Stability and boundedness in AdS/CFT with double trace deformations

TL;DR

This paper investigates the effects of double trace deformations in AdS/CFT, exploring an $SL(2,\mathbb{R})$ family of models, analyzing stability, and addressing scheme dependence in physical quantities.

Contribution

It introduces an $SL(2,\mathbb{R})$ framework for double trace deformations in AdS/CFT and discusses stability and scheme dependence of physical observables.

Findings

Effective masses can lead to instability depending on parameters.

Vacuum susceptibility is scheme dependent.

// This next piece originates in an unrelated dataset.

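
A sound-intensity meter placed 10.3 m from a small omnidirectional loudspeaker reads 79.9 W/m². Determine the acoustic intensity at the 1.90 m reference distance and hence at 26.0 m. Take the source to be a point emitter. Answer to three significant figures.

2350 W/m²; 12.5 W/m²

Since intensity falls as 1/r²,
At 1.90 m: 79.9 × (10.3/1.90)² = 79.9 × 29.39 = 2348 W/m²
At 26.0 m: 2348 × (1.90/26.0)² = 2348 × 0.005340 = 12.54 W/m².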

Scheme independent physical content can be identified.

Abstract

Scalar fields on the bulk side of AdS/CFT correspondence can be assigned unconventional boundary conditions, related to the conventional one by Legendre transform. One can further perform double trace deformations which relate the two boundary conditions via renormalization group flow. Thinking of these operators as $S$ and $T$ transformations, respectively, we explore the $SL(2,{\bf R})$ family of models which naively emerges from repeatedly applying these operations. Depending on the parameters, the effective masses vary and can render the theory unstable. However, unlike in the $SL(2,{\bf Z})$ structure previously seen in the context of vector fields in $AdS_4$, some of the features arising from this exercise, such as the vacuum susceptibility, turns out to be scheme dependent. We explain how scheme independent physical content can be extracted in spite of some degree of scheme dependence in certain quantities.